Il incombe en effet au mandataire judiciaire, chargé de la procédure, d'établir le relevé des créances salariales sur lequel il doit inscrire l'ensemble des sommes dues aux salariés au titre de leur contrat de travail (3).

Plus précisément, il s'agit des :

  • salaires ;
  • appointements ;
  • commissions ;
  • accessoires ;
  • indemnités de fin de contrat (notamment les soldes de tout compte) ;
  • etc.

Une fois ce relevé effectué, le mandataire judiciaire, entre autres diligences, le présente au représentant des salariés, le soumet au juge-commissaire et le dépose au greffe du Tribunal compétent. Il veille à sa publication, dans les délais, via un support habilité à recevoir les annonces légales.
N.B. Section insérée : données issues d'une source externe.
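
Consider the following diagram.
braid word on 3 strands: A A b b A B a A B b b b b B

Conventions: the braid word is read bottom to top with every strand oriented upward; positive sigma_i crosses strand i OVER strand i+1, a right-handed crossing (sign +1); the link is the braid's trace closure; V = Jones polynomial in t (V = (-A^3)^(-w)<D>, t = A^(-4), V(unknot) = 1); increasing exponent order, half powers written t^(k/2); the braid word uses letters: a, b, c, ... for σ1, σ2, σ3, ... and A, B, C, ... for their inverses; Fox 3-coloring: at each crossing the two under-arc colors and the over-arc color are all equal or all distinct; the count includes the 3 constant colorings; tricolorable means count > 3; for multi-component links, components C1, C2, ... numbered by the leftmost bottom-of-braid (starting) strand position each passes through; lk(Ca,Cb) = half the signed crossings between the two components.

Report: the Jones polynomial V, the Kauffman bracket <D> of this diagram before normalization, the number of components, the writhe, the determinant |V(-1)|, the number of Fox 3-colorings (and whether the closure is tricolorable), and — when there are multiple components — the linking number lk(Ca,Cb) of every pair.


V(t) = -t^-3 + 2t^-2 - 2t^-1 + 3 - 2t + 2t^2 - t^3
bracket: -A^-12 + 2A^-8 - 2A^-4 + 3 - 2A^4 + 2A^8 - A^12, w = 0
1 component, writhe 0, over 14 crossings
det 13, colorings 3 of 3^14 — not tricolorable
observation: the span of V is 6, forcing >= 6 crossings in any diagram


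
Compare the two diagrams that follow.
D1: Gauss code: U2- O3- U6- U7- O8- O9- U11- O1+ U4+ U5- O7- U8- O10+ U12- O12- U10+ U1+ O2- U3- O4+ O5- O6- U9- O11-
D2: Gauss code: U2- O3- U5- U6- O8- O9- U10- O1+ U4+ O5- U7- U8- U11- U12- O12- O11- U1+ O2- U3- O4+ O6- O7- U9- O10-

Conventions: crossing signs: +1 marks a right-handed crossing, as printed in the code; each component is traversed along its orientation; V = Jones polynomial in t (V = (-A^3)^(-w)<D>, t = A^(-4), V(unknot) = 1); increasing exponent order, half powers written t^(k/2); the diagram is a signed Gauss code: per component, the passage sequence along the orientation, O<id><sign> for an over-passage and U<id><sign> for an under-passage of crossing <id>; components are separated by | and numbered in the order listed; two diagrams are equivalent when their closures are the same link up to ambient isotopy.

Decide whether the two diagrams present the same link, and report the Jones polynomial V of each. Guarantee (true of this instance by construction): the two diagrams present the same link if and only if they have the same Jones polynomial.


equivalent: yes
D1 (bracket A^-10 - A^-6 + 3A^-2 - 3A^2 + 3A^6 - 3A^10 + 2A^14 - A^18; 12 crossings at w = -6): V = -t^-9 + 2t^-8 - 3t^-7 + 3t^-6 - 3t^-5 + 3t^-4 - t^-3 + t^-2
V(D2) = -t^-9 + 2t^-8 - 3t^-7 + 3t^-6 - 3t^-5 + 3t^-4 - t^-3 + t^-2  (w -8, c 12, <D> = A^-16 - A^-12 + 3A^-8 - 3A^-4 + 3 - 3A^4 + 2A^8 - A^12)
key observation: one V(t) for all 2 diagrams — one class (guaranteed)


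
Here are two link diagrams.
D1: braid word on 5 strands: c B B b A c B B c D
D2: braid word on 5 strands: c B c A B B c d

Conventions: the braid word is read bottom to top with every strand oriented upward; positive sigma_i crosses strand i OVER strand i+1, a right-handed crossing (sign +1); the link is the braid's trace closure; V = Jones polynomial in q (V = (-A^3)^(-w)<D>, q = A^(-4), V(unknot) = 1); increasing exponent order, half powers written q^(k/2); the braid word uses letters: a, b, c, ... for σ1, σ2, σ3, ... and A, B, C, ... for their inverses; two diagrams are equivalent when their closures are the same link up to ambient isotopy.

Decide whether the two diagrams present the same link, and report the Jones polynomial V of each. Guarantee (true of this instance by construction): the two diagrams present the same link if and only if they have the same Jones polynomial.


equivalent: yes
D1 (bracket -A^-18 + 2A^-14 - 2A^-10 + 3A^-6 - 2A^-2 + 2A^2 - A^6; 10 crossings at w = -2): V = -q^-3 + 2q^-2 - 2q^-1 + 3 - 2q + 2q^2 - q^3
D2 (bracket -A^-12 + 2A^-8 - 2A^-4 + 3 - 2A^4 + 2A^8 - A^12; 8 crossings at w = 0): V = -q^-3 + 2q^-2 - 2q^-1 + 3 - 2q + 2q^2 - q^3
key observation: D2 (8 crossings) and D1 (10) are Markov-related braid presentations


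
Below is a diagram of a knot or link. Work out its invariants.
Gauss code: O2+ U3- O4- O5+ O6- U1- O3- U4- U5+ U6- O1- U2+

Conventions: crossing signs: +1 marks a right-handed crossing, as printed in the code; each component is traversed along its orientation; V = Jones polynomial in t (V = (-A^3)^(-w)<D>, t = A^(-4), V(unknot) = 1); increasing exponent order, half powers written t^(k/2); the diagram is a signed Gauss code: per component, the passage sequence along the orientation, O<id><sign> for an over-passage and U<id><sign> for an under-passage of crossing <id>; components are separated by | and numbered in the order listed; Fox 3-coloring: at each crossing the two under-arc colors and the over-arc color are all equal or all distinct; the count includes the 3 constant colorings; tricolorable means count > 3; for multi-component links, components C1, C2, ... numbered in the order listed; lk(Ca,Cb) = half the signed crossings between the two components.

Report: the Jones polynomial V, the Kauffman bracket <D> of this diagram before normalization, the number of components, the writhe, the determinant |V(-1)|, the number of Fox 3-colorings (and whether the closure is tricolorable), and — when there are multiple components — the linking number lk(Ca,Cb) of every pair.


V(t) = -t^-4 + t^-3 + t^-1
bracket: A^-2 + A^6 - A^10, w = -2
1 component, writhe -2, over 6 crossings
det 3, colorings 9 of 3^6 — tricolorable
observation: |V(-1)| = 3: so tricolorable, since 3 divides 3


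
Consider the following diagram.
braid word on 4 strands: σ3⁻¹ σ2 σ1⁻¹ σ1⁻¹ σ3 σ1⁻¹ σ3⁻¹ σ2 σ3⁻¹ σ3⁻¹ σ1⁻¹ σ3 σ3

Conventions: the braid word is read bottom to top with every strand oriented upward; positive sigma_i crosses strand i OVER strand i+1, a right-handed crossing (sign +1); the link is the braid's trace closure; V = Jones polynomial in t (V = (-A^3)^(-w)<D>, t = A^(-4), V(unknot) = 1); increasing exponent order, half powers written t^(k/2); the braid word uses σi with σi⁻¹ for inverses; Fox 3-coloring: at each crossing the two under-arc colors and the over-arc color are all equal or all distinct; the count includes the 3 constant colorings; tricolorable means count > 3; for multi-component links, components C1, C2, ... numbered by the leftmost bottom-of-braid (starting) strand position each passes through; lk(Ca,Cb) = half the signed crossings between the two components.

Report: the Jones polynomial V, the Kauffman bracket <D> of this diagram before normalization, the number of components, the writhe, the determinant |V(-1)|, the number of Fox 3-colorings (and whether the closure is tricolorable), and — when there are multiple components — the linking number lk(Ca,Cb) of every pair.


V = t^-5 - 2t^-4 + 2t^-3 - 2t^-2 + 2t^-1 - 1 + t
<D> = -A^-13 + A^-9 - 2A^-5 + 2A^-1 - 2A^3 + 2A^7 - A^11 (w = -3)
1 component over 13 crossings, w = -3
3 Fox colorings among 3^13, |V(-1)| = 11: not tricolorable
why: |V(-1)| = 11: so not tricolorable, since 3 does not divide 11


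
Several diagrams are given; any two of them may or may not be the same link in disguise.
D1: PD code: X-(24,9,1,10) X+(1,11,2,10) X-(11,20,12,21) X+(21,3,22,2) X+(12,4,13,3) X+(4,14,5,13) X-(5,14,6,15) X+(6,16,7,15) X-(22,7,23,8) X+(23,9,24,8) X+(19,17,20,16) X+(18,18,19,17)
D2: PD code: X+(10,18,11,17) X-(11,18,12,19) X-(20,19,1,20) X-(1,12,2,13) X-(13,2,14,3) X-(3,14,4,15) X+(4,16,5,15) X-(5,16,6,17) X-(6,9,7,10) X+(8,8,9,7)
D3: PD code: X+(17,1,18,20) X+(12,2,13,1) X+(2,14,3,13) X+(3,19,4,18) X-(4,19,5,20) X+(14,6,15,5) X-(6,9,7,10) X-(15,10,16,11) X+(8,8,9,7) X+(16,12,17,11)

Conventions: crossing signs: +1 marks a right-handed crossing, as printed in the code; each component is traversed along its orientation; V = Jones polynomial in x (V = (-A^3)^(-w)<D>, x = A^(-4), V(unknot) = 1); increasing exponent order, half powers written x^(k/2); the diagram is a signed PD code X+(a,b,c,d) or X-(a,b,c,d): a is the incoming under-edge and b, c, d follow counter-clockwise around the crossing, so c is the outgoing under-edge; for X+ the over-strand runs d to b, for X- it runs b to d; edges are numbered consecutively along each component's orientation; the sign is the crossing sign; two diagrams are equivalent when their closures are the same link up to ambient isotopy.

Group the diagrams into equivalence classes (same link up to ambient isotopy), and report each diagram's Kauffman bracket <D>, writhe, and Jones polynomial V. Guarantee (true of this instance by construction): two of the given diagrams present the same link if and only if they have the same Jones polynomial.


equivalence classes: {D1} | {D2} | {D3}
D1 (bracket A^12; 12 crossings at w = +4): V = 1
V(D2) = -x^-4 + x^-3 + x^-1  (w -4, c 10, <D> = A^-8 + 1 - A^4)
V(D3) = x + x^3 - x^4  (w +4, c 10, <D> = -A^-4 + 1 + A^8)
observation: 3 classes among 3 diagrams; unequal V(x) rules out equality


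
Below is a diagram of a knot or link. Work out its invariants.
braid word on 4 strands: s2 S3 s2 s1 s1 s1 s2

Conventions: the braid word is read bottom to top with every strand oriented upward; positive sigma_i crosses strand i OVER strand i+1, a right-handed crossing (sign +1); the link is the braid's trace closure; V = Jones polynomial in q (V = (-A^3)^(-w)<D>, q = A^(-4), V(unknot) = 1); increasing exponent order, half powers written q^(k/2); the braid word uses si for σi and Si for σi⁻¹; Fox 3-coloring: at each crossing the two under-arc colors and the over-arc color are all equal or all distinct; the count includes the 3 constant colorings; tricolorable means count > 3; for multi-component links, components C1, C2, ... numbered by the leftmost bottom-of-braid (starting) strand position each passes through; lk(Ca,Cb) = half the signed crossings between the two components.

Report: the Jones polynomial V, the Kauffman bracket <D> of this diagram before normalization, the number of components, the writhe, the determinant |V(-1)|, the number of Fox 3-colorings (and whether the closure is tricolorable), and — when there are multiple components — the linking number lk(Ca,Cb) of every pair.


V = q^2 + 2q^4 - 2q^5 + q^6 - 2q^7 + q^8
<D> = -A^-17 + 2A^-13 - A^-9 + 2A^-5 - 2A^-1 - A^7 (w = +5)
1 component over 7 crossings, w = +5
27 Fox colorings among 3^7, |V(-1)| = 9: tricolorable
why: the span of V is 6, forcing >= 6 crossings in any diagram


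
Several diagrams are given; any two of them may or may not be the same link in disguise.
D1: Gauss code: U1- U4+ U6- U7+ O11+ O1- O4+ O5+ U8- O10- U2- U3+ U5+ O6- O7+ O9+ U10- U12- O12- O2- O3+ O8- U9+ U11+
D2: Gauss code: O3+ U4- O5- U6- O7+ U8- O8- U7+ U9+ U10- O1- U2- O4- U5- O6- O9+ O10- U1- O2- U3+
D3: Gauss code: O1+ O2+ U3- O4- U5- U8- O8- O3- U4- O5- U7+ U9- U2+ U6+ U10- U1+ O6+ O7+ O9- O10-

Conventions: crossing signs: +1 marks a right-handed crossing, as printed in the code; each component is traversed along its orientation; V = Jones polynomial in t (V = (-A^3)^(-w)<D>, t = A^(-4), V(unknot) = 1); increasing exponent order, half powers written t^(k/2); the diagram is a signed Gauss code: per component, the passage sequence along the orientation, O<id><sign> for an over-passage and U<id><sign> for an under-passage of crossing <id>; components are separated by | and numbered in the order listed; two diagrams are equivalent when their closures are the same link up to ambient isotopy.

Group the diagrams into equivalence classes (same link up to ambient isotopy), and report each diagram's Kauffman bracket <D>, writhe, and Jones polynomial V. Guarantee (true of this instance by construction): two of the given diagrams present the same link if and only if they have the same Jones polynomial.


equivalence classes: {D1} | {D2} | {D3}
D1 (bracket A^-8 - A^-4 + 1 - A^4 + A^8; 12 crossings at w = 0): V = t^-2 - t^-1 + 1 - t + t^2
V(D2) = -t^-7 + t^-6 - t^-5 + t^-4 + t^-2  (w -4, c 10, <D> = A^-4 + A^4 - A^8 + A^12 - A^16)
V(D3) = -t^-4 + t^-3 + t^-1  (w -2, c 10, <D> = A^-2 + A^6 - A^10)
observation: 3 values of V(t) split the 3 diagrams


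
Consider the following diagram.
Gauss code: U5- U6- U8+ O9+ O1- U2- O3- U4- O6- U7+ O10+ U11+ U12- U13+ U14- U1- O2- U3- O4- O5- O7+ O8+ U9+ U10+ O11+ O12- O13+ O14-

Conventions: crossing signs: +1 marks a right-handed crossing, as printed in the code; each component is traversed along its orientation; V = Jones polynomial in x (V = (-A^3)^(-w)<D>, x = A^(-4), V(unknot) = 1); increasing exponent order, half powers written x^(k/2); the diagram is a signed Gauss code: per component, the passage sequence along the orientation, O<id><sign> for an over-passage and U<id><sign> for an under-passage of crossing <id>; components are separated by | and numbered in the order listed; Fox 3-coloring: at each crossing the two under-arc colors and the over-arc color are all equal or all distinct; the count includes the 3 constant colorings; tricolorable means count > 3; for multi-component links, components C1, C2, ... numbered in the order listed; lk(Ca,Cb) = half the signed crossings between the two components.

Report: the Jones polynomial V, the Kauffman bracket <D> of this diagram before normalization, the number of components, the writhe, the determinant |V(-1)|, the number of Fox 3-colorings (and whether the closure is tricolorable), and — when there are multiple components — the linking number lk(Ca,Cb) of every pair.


V(x) = -x^-4 + x^-3 + x^-1
bracket: A^-2 + A^6 - A^10, w = -2
1 component, writhe -2, over 14 crossings
det 3, colorings 9 of 3^14 — tricolorable
observation: w = -2 (over 14 crossings) is diagram-only; (-A^3)^(2) removes it from V


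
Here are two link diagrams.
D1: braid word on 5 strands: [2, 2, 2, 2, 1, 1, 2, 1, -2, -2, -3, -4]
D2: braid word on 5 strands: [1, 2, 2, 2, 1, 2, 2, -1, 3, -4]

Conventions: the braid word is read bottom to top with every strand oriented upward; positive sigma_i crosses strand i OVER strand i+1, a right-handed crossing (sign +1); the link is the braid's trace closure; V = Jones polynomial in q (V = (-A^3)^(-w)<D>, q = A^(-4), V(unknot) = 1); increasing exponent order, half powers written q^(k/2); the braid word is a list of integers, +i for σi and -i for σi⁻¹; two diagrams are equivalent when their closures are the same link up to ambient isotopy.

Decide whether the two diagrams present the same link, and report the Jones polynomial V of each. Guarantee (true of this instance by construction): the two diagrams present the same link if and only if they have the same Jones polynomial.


equivalent: yes
D1 (bracket -A^-16 + A^-12 - A^-8 + A^-4 + A^4; 12 crossings at w = +4): V = q^2 + q^4 - q^5 + q^6 - q^7
D2 (bracket -A^-10 + A^-6 - A^-2 + A^2 + A^10; 10 crossings at w = +6): V = q^2 + q^4 - q^5 + q^6 - q^7
key observation: Markov moves rewrite D1 (12 crossings) into D2 (10)


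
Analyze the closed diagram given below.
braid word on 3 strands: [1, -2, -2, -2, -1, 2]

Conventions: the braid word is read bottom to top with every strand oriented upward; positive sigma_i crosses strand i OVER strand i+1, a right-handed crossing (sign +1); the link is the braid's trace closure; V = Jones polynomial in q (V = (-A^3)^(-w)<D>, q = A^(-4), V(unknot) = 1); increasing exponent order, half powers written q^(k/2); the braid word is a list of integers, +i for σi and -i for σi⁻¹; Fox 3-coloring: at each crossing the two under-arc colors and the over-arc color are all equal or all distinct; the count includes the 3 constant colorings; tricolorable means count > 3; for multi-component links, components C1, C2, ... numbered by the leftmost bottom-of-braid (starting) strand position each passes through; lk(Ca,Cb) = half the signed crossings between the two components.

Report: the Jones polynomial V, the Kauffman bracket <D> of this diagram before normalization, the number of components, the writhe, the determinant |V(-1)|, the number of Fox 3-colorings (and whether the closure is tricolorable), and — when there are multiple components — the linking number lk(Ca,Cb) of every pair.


V(q) = -q^-4 + q^-3 + q^-1
bracket: A^-2 + A^6 - A^10, w = -2
1 component, writhe -2, over 6 crossings
det 3, colorings 9 of 3^6 — tricolorable
observation: det 3 = |V(-1)|; divisible by 3, so tricolorable


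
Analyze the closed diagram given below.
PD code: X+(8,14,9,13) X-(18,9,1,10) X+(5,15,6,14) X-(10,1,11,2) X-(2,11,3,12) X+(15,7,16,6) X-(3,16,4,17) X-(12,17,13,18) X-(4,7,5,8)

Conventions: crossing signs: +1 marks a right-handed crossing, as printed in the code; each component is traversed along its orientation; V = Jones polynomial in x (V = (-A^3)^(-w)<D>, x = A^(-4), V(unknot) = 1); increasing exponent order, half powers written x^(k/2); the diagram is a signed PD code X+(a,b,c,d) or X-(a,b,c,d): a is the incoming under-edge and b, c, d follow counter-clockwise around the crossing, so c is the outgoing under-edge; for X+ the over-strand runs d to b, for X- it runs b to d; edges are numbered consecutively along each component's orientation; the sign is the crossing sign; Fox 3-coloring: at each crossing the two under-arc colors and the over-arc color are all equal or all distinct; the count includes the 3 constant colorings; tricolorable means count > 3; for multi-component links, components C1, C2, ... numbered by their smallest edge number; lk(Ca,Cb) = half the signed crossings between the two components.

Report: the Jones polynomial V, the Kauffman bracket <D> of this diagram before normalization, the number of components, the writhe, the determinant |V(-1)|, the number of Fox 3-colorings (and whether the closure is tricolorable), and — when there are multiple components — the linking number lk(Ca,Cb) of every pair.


V(x) = x^-5 - 2x^-4 + 2x^-3 - 2x^-2 + 2x^-1 - 1 + x
bracket: -A^-13 + A^-9 - 2A^-5 + 2A^-1 - 2A^3 + 2A^7 - A^11, w = -3
1 component, writhe -3, over 9 crossings
det 11, colorings 3 of 3^9 — not tricolorable
observation: w = -3 shifts under R1 moves; the (-A^3)^(3) factor cancels that in V


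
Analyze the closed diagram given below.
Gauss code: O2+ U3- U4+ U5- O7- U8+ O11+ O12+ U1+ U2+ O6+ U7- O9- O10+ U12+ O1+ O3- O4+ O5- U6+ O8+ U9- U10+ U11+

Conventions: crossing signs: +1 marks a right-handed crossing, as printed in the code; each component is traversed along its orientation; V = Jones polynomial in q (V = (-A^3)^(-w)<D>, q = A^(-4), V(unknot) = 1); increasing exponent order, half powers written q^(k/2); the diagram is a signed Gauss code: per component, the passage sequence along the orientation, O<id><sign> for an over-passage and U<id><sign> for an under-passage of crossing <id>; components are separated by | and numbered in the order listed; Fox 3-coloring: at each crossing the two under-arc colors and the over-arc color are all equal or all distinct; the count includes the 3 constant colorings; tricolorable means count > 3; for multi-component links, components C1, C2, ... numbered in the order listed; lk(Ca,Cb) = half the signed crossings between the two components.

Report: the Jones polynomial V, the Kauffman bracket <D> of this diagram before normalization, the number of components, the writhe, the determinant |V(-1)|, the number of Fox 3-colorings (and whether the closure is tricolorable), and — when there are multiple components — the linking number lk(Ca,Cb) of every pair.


V(q) = 2q - 2q^2 + 3q^3 - 3q^4 + 2q^5 - 2q^6 + q^7
bracket: A^-16 - 2A^-12 + 2A^-8 - 3A^-4 + 3 - 2A^4 + 2A^8, w = +4
1 component, writhe +4, over 12 crossings
det 15, colorings 9 of 3^12 — tricolorable
observation: V spans 6 powers of q: at least 6 crossings in any diagram


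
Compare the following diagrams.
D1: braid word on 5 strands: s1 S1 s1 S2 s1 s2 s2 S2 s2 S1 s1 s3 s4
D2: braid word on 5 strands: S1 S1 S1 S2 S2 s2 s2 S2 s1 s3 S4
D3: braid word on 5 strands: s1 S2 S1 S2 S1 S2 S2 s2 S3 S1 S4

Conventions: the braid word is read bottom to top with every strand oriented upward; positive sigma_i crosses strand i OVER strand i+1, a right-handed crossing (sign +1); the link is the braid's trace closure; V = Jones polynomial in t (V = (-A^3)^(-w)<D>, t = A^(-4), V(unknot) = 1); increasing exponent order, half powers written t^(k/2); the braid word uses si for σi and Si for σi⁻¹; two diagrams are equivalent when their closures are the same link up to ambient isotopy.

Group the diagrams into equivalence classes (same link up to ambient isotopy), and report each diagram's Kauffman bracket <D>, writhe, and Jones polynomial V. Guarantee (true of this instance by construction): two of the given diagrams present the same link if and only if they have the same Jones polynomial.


equivalence classes: {D1} | {D2} | {D3}
D1 (bracket A^-3 + A^5 - A^9 + A^13; 13 crossings at w = +5): V = -t^(1/2) + t^(3/2) - t^(5/2) - t^(9/2)
V(D2) = -t^(-5/2) - t^(-1/2)  [11 crossings, <D> = A^-7 + A, w = -3]
V(D3) = -t^(-11/2) + t^(-9/2) - t^(-7/2) - t^(-3/2)  [11 crossings, <D> = A^-15 + A^-7 - A^-3 + A, w = -7]
key observation: comparing 3 Jones polynomials yields 3 groups


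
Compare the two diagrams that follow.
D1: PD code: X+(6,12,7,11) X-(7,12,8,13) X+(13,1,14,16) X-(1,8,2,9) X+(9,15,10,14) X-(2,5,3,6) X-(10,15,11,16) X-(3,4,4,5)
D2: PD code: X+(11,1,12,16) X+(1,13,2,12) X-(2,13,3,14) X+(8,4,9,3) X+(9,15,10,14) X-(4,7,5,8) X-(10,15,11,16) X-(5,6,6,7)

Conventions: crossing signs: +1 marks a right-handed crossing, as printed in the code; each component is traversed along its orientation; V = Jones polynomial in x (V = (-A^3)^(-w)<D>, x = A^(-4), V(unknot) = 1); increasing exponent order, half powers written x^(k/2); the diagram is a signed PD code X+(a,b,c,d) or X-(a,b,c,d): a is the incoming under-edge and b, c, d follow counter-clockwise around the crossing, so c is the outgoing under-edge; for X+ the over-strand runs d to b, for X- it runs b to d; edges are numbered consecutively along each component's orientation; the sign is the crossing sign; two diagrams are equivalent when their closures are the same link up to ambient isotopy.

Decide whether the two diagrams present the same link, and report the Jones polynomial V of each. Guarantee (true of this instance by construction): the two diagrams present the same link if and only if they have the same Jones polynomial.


equivalent: yes
D1 (bracket A^-6; 8 crossings at w = -2): V = 1
V(D2) = 1  (w 0, c 8, <D> = 1)
key observation: all 2 diagrams share one V(x), hence one class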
Il est aussi tenu de le transmettre, le cas échéant, à l'Association pour la gestion du régime d'assurance des créances des salariés (plus communément appelée "AGS").

La contestation du relevé de créances salariales 

Chaque salarié est informé de la nature et du montant des créances admises ou rejetées, ainsi que de la date de dépôt au greffe du relevé des créances salariales. Il peut contester ce relevé devant le Conseil de Prud'hommes (CPH) dans un délai très court (4). Pour plus de détails, consultez notre dossier dédié !

Le rôle de l'assurance de garantie des salaires (AGS)

Qu'est-ce que l'AGS ? 

L'assurance de garantie des salaires, gérée par l'AGS, a pour vocation de garantir le paiement de l'ensemble des sommes dues aux salariés dont l'entreprise est en procédure collective (sauvegarde, redressement ou liquidation judiciaire) (5). L'AGS est financée par le biais d'une cotisation patronale, Chaque employeur est tenu d'assurer ses salariés, y compris ceux détachés à l’étranger ou expatriés, contre le risque de salaires impayés (6).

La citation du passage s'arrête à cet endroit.